# Are all irrigation valves inside a box?



## thatbigbox (Nov 17, 2020)

Hey everyone,

I moved into this house about a year ago and i have never seen any plastic cover to a box that led to my irrigation valves.

I'm hoping the plastic covers and box simply got overgrown with grass BUT is it possible that my irrigation valves are literally buried in the ground with no access point via a plastic cover and box? Is this something people used to actually do?


----------



## Delmarva Keith (May 12, 2018)

It would likely make good sense to have all of your valves located and the control wire paths mapped. You can rent a wire locator (here's one option https://www.sprinklerwarehouse.com/armada-tech-rental-wire-and-valve-locator-pro-700-rental ) or pay a pro to do it for you. There's some learning curve with using a locator and finding all the valves so depending on how much patience you have for DIY, might be a lot easier in the long run to just hire a pro for that.

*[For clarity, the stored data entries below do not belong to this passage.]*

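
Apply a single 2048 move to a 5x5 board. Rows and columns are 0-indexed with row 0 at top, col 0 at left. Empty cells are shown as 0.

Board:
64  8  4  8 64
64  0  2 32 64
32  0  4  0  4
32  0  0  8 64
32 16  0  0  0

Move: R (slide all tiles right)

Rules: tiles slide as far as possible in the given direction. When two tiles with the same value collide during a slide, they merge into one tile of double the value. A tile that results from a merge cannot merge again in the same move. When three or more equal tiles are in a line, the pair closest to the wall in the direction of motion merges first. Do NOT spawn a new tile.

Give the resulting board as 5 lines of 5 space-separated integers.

Answer: 64  8  4  8 64
 0 64  2 32 64
 0  0  0 32  8
 0  0 32  8 64
 0  0  0 32 16

Derivation:
Slide right:
row 0: [64, 8, 4, 8, 64] -> [64, 8, 4, 8, 64]
row 1: [64, 0, 2, 32, 64] -> [0, 64, 2, 32, 64]
row 2: [32, 0, 4, 0, 4] -> [0, 0, 0, 32, 8]
row 3: [32, 0, 0, 8, 64] -> [0, 0, 32, 8, 64]
row 4: [32, 16, 0, 0, 0] -> [0, 0, 0, 32, 16]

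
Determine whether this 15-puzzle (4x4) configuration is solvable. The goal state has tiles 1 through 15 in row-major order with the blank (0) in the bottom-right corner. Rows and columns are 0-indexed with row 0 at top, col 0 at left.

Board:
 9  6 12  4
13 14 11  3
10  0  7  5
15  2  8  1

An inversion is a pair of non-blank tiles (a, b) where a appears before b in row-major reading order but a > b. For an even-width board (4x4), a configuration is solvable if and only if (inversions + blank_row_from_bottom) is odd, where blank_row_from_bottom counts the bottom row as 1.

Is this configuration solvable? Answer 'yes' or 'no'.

Inversions: 65
Blank is in row 2 (0-indexed from top), which is row 2 counting from the bottom (bottom = 1).
65 + 2 = 67, which is odd, so the puzzle is solvable.

Answer: yes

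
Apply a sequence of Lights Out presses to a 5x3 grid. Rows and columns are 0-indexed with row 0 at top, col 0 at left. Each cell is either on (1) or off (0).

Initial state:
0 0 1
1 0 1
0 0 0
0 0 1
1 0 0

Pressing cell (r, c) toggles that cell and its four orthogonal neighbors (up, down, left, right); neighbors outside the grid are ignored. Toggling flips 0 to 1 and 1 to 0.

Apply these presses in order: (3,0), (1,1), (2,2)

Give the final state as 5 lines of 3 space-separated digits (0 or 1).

After press 1 at (3,0):
0 0 1
1 0 1
1 0 0
1 1 1
0 0 0

After press 2 at (1,1):
0 1 1
0 1 0
1 1 0
1 1 1
0 0 0

After press 3 at (2,2):
0 1 1
0 1 1
1 0 1
1 1 0
0 0 0

Answer: 0 1 1
0 1 1
1 0 1
1 1 0
0 0 0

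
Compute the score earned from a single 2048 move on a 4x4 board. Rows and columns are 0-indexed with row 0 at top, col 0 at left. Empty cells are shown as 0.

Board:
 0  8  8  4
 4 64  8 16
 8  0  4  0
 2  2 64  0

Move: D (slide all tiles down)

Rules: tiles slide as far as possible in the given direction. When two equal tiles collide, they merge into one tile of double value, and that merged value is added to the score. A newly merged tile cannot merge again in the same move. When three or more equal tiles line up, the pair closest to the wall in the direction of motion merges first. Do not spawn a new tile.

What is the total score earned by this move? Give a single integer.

Slide down:
col 0: [0, 4, 8, 2] -> [0, 4, 8, 2]  score +0 (running 0)
col 1: [8, 64, 0, 2] -> [0, 8, 64, 2]  score +0 (running 0)
col 2: [8, 8, 4, 64] -> [0, 16, 4, 64]  score +16 (running 16)
col 3: [4, 16, 0, 0] -> [0, 0, 4, 16]  score +0 (running 16)
Board after move:
 0  0  0  0
 4  8 16  0
 8 64  4  4
 2  2 64 16

Answer: 16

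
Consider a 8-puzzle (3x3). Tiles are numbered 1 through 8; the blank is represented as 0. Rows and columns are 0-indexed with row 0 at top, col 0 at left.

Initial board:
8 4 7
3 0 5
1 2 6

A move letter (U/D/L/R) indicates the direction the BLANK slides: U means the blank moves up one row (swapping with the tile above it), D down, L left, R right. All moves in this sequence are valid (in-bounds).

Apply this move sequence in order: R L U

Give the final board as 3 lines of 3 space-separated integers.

Answer: 8 0 7
3 4 5
1 2 6

Derivation:
After move 1 (R):
8 4 7
3 5 0
1 2 6

After move 2 (L):
8 4 7
3 0 5
1 2 6

After move 3 (U):
8 0 7
3 4 5
1 2 6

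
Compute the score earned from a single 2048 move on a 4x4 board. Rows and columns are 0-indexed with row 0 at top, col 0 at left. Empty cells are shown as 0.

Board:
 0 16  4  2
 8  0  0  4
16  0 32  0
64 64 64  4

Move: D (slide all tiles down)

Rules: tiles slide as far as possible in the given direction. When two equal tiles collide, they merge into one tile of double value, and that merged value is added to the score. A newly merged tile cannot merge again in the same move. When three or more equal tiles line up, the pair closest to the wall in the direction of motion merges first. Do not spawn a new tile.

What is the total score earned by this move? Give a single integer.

Answer: 8

Derivation:
Slide down:
col 0: [0, 8, 16, 64] -> [0, 8, 16, 64]  score +0 (running 0)
col 1: [16, 0, 0, 64] -> [0, 0, 16, 64]  score +0 (running 0)
col 2: [4, 0, 32, 64] -> [0, 4, 32, 64]  score +0 (running 0)
col 3: [2, 4, 0, 4] -> [0, 0, 2, 8]  score +8 (running 8)
Board after move:
 0  0  0  0
 8  0  4  0
16 16 32  2
64 64 64  8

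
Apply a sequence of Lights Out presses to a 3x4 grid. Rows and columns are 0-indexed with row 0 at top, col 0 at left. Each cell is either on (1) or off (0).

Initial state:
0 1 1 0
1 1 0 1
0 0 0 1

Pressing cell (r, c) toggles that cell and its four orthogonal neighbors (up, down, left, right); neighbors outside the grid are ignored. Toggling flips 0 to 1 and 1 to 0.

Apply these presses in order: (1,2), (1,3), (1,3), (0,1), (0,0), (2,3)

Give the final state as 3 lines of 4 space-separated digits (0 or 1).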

Yes, rarely but sometimes an installer will just bury valves in the ground. Obviously not a good way to do things but it happens. When you locate your valves, then you'll know how it was done at your place.


----------



## corneliani (Apr 2, 2019)

have you tried following the wires from the controller out, to see if that leads to any clues? Maybe they ran them to a crawlspace (??). Anything is possible, esp here in the south.


----------



## quintafresnos (Mar 3, 2021)

LOL. This describes what I've found too. Yes, it's quite possible the valves and wires are just buried in the soil. I traced the conduit from the controller into the soil under the deck, which is full of spiders, not great, and began digging with a garden trowel. At one point I got an electric shock. Finally, I uncovered three valves and a network of wires and pipes. Hope for the best, prepare for the worst.


----------



## JimFromLawnGuyland (Jan 15, 2020)

Prob just covered with mulch? Alot of times it's just outside where the pipe comes from the house. Possible to have secondary cables elsewhere though so I would count them.


----------